Suppose I have a probability measure $\pi_{\theta}$ and another variable $\phi=g(\theta)$. How do i formulate the conditional probability measure $\pi_{\theta\mid \phi}(A)$ for a measurable $A$?
I was trying $\pi_{\theta\mid \phi}(A)=\frac{\int_{A} \mathbf{1}\{g(\theta) =\phi\}d\pi_{\theta} (\theta)}{\int_{\Theta} \mathbf{1}\{g(\theta) =\phi\}d\pi_{\theta} (\theta)}$. (For now let's just say density of $\phi$ is non-zero on $g(\Theta)$, I would love to hear any insights about regularity condition as well.)
However, when I plug in an uniform distribution as an example, that does not seem to work. Say $\theta\sim U(-1,1)$ and $\phi=\theta^2$, then $\int_{\Theta} \mathbf{1}\{g(\theta) =\phi\}d\pi_{\theta} (\theta)$ becomes zero and that's not what i want. I was hoping to find a non-trivial conditional distribution for this scenario.

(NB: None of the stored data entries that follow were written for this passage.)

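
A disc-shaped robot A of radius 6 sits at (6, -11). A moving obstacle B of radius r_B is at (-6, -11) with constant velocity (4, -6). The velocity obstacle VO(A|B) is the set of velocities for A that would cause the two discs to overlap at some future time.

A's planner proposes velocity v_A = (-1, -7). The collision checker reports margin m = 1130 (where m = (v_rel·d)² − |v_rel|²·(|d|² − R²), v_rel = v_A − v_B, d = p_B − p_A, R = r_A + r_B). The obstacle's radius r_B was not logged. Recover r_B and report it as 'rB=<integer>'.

m = 1130
d = (-12, 0);  v_rel = (-5, -1),  |v_rel|² = 26
v_rel×d = (-5)·(0) − (-1)·(-12) = -12
since m = R²·26 − (-12)²:  R² = (144 + 1130) / 26 = 49
R = √49 = 7  ⇒  r_B = 7 − 6 = 1

rB=1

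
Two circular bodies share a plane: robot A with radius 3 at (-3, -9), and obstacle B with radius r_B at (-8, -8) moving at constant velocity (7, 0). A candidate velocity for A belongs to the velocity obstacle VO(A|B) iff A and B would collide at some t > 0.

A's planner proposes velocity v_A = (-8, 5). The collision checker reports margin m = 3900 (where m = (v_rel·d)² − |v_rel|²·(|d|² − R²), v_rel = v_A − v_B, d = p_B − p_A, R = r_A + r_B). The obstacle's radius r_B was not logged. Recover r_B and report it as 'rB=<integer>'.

m = 3900
d = (-5, 1);  v_rel = (-15, 5),  |v_rel|² = 250
v_rel×d = (-15)·(1) − (5)·(-5) = 10
since m = R²·250 − 10²:  R² = (100 + 3900) / 250 = 16
R = √16 = 4  ⇒  r_B = 4 − 3 = 1

rB=1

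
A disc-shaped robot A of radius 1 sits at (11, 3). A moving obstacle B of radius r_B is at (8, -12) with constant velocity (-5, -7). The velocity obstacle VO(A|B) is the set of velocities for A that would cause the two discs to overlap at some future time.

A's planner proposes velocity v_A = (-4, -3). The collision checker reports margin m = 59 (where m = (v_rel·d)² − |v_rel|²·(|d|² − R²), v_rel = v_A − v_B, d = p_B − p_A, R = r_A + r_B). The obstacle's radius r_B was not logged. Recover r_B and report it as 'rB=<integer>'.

m = 59
d = (-3, -15);  v_rel = (1, 4),  |v_rel|² = 17
v_rel×d = (1)·(-15) − (4)·(-3) = -3
since m = R²·17 − (-3)²:  R² = (9 + 59) / 17 = 4
R = √4 = 2  ⇒  r_B = 2 − 1 = 1

rB=1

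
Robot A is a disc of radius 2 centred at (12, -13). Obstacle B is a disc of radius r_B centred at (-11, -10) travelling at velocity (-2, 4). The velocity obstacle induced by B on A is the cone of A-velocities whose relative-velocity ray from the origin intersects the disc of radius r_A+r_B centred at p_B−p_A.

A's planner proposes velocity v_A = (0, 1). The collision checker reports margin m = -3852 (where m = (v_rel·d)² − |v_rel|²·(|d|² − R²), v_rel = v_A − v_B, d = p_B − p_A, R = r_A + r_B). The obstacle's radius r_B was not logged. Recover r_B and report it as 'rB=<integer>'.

m = -3852
d = (-23, 3);  v_rel = (2, -3),  |v_rel|² = 13
v_rel×d = (2)·(3) − (-3)·(-23) = -63
since m = R²·13 − (-63)²:  R² = (3969 + -3852) / 13 = 9
R = √9 = 3  ⇒  r_B = 3 − 2 = 1

rB=1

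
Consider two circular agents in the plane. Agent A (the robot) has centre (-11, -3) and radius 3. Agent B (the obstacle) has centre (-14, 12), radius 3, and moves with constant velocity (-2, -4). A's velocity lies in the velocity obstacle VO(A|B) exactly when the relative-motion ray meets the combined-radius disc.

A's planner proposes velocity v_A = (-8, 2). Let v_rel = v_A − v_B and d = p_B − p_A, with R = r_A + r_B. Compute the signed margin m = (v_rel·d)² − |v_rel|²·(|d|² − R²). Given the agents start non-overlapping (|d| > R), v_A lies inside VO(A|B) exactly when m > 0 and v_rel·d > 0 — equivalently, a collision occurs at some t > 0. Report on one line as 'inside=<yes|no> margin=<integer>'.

d = (-3, 15),  |d|² = 234;  R = 3+3 = 6,  c = 234−6² = 198
v_rel = (-6, 6),  |v_rel|² = 72;  v_rel·d = (-6)·(-3) + (6)·(15) = 108
72·t² − 216·t + 198 = 0  ⇒  m = 108² − 72·198 = -2592
m = -2592 < 0,  v_rel·d = 108 > 0  ⇒  outside

inside=no margin=-2592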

If anyone could tell me what part went wrong that will be great!
Thank you!
You want to use the dirac delta rather than an indicator. $$\pi_{\theta\mid g(\theta)}(A\mid\phi)=\mathbf 1_{\phi\in g(\Theta)}\int_A \delta_{g(\theta)-\phi}\,\mathrm d \pi_\theta(\theta)$$
For $\theta\sim\mathcal U(-1..1)$ and $g(t)=t^2$ $$\pi_{\theta\mid\theta^2}([0..1]\mid \phi)=\mathbf 1_{\phi\in[0..1^2]}\int_{0}^1\delta_{x^2-\phi}\cdot\tfrac 12\mathrm d x \\~= \frac 12\,\mathbf 1_{\phi\in[0..1^2]}$$